If you have two motors and two controllers and two wheels that are not sharing a driveshaft (direct chain driven or something) you can use two throttle pots to control the motors and drive it like a tank.


----------



## amdnox (Aug 6, 2011)

Haha yeah but i dont want to build a TANK ^^ 

This is a Small Carrier for tools to transport them to the Garden and so on this vehicle is about 80kg light and so on it´s no TANK ^^


----------



## Ziggythewiz (May 16, 2010)

Are you sure you don't WANT to build a tank?

I don't need to, nor have the $ to do so...but I definitely want to build a tank.

How is this carrier to be driven (steering)?
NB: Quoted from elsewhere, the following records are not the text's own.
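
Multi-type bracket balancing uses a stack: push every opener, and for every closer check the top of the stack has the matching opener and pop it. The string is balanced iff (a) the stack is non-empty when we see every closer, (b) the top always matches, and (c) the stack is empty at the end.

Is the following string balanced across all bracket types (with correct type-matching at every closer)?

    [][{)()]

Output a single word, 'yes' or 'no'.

Answer: no

Derivation:
pos 0: push '['; stack = [
pos 1: ']' matches '['; pop; stack = (empty)
pos 2: push '['; stack = [
pos 3: push '{'; stack = [{
pos 4: saw closer ')' but top of stack is '{' (expected '}') → INVALID
Verdict: type mismatch at position 4: ')' closes '{' → no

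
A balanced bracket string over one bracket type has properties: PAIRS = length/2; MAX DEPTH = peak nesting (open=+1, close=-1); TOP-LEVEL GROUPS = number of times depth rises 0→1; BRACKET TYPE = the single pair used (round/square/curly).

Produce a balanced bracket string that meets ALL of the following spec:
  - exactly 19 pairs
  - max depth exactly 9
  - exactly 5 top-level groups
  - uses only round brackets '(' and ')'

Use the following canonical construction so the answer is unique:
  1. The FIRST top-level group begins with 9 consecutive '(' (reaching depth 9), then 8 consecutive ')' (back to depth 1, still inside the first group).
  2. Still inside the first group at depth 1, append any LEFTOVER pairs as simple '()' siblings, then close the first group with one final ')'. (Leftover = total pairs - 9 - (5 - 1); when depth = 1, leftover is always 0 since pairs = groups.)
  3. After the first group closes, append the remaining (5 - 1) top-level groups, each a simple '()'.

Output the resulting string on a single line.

Answer: ((((((((())))))))()()()()()())()()()()

Derivation:
Spec: pairs=19 depth=9 groups=5
Leftover pairs = 19 - 9 - (5-1) = 6
First group: deep chain of depth 9 + 6 sibling pairs
Remaining 4 groups: simple '()' each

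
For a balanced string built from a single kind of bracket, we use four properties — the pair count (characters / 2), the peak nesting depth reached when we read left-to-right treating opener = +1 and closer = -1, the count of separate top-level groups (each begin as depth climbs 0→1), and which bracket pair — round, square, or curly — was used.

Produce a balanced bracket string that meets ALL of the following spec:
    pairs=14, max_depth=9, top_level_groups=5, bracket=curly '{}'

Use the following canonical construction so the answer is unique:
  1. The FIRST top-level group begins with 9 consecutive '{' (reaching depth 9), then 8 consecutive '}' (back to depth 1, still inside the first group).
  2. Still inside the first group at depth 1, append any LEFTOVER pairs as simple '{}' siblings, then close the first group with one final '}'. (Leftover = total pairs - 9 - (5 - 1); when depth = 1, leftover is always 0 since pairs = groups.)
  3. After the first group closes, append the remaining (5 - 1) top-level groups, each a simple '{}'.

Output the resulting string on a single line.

Answer: {{{{{{{{{}}}}}}}}{}}{}{}{}{}

Derivation:
Spec: pairs=14 depth=9 groups=5
Leftover pairs = 14 - 9 - (5-1) = 1
First group: deep chain of depth 9 + 1 sibling pairs
Remaining 4 groups: simple '{}' each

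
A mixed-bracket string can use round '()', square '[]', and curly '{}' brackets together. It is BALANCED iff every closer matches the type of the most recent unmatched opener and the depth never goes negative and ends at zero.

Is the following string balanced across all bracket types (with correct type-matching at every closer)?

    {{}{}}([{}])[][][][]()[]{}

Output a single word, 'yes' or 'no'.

pos 0: push '{'; stack = {
pos 1: push '{'; stack = {{
pos 2: '}' matches '{'; pop; stack = {
pos 3: push '{'; stack = {{
pos 4: '}' matches '{'; pop; stack = {
pos 5: '}' matches '{'; pop; stack = (empty)
pos 6: push '('; stack = (
pos 7: push '['; stack = ([
pos 8: push '{'; stack = ([{
pos 9: '}' matches '{'; pop; stack = ([
pos 10: ']' matches '['; pop; stack = (
pos 11: ')' matches '('; pop; stack = (empty)
pos 12: push '['; stack = [
pos 13: ']' matches '['; pop; stack = (empty)
pos 14: push '['; stack = [
pos 15: ']' matches '['; pop; stack = (empty)
pos 16: push '['; stack = [
pos 17: ']' matches '['; pop; stack = (empty)
pos 18: push '['; stack = [
pos 19: ']' matches '['; pop; stack = (empty)
pos 20: push '('; stack = (
pos 21: ')' matches '('; pop; stack = (empty)
pos 22: push '['; stack = [
pos 23: ']' matches '['; pop; stack = (empty)
pos 24: push '{'; stack = {
pos 25: '}' matches '{'; pop; stack = (empty)
end: stack empty → VALID
Verdict: properly nested → yes

Answer: yes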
And how do the motors connect to the drive wheels?


----------



## amdnox (Aug 6, 2011)

It´s easy it´s that kind of HUB Motor 
http://sak-craft.up.seesaa.net/image/11.jpg

Not exaktly this one but the typ is the same so i only have to put them into the Vehicle and connect this 2 Kabel´s to the controller ! 

No chain or something ! 
So now i don´t know if i drive and want to Turn if bothe Motor´s drive the same speed or does 1 Motor reduce his speed because they don´t have pysicly connection ?


----------



## Woodsmith (Jun 5, 2008)

Is to be remotely controlled, with or without a control cable or ride on?
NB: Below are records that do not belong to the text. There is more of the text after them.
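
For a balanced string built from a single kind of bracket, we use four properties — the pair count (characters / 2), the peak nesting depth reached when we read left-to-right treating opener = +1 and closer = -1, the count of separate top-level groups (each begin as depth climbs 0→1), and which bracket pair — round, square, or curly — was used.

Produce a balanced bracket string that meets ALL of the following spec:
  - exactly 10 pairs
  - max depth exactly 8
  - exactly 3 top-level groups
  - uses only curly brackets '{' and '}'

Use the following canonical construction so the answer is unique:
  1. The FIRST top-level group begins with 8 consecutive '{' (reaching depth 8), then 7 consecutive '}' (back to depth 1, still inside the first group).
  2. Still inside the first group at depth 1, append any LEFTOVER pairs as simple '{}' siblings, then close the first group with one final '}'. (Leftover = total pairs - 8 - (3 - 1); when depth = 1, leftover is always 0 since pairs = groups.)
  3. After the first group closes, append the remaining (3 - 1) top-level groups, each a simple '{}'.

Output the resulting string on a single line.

Spec: pairs=10 depth=8 groups=3
Leftover pairs = 10 - 8 - (3-1) = 0
First group: deep chain of depth 8 + 0 sibling pairs
Remaining 2 groups: simple '{}' each

Answer: {{{{{{{{}}}}}}}}{}{}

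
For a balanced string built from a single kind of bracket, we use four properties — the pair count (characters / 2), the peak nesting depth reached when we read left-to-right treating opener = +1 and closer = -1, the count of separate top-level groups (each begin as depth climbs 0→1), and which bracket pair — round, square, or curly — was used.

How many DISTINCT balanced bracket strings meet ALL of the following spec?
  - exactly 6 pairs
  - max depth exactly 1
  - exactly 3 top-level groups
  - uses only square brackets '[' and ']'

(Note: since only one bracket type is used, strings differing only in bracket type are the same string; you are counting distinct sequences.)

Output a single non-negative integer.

Answer: 0

Derivation:
Spec: pairs=6 depth=1 groups=3
Count(depth <= 1) = 0
Count(depth <= 0) = 0
Count(depth == 1) = 0 - 0 = 0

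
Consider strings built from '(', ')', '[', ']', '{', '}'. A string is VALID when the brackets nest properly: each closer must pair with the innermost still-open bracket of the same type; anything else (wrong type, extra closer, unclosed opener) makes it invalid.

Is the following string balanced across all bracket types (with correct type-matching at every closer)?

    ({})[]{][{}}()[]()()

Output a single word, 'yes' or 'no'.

Answer: no

Derivation:
pos 0: push '('; stack = (
pos 1: push '{'; stack = ({
pos 2: '}' matches '{'; pop; stack = (
pos 3: ')' matches '('; pop; stack = (empty)
pos 4: push '['; stack = [
pos 5: ']' matches '['; pop; stack = (empty)
pos 6: push '{'; stack = {
pos 7: saw closer ']' but top of stack is '{' (expected '}') → INVALID
Verdict: type mismatch at position 7: ']' closes '{' → no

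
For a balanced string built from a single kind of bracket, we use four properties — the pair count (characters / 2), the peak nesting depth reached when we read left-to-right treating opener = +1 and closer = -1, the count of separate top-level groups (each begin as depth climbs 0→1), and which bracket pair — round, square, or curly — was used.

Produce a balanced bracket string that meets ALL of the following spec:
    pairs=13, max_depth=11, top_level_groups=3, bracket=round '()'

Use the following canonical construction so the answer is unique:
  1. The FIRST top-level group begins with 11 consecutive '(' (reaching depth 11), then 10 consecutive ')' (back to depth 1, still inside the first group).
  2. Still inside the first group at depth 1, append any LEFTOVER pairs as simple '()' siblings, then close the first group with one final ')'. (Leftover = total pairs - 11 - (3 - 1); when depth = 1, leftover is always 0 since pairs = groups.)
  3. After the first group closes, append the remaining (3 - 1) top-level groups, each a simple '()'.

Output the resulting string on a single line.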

If remote controlled then you could have two thottles, one for each wheel and it will steer by varying the wheel speeds and have the front wheels castoring freely.

If ride on then you do not need to control the motors independently and so one controller, or two with linked throttle pots, would do fine.


----------



## amdnox (Aug 6, 2011)

It´s controlled like a QUAD so you have a handlebar with a throttle a Brack handle and so on !


----------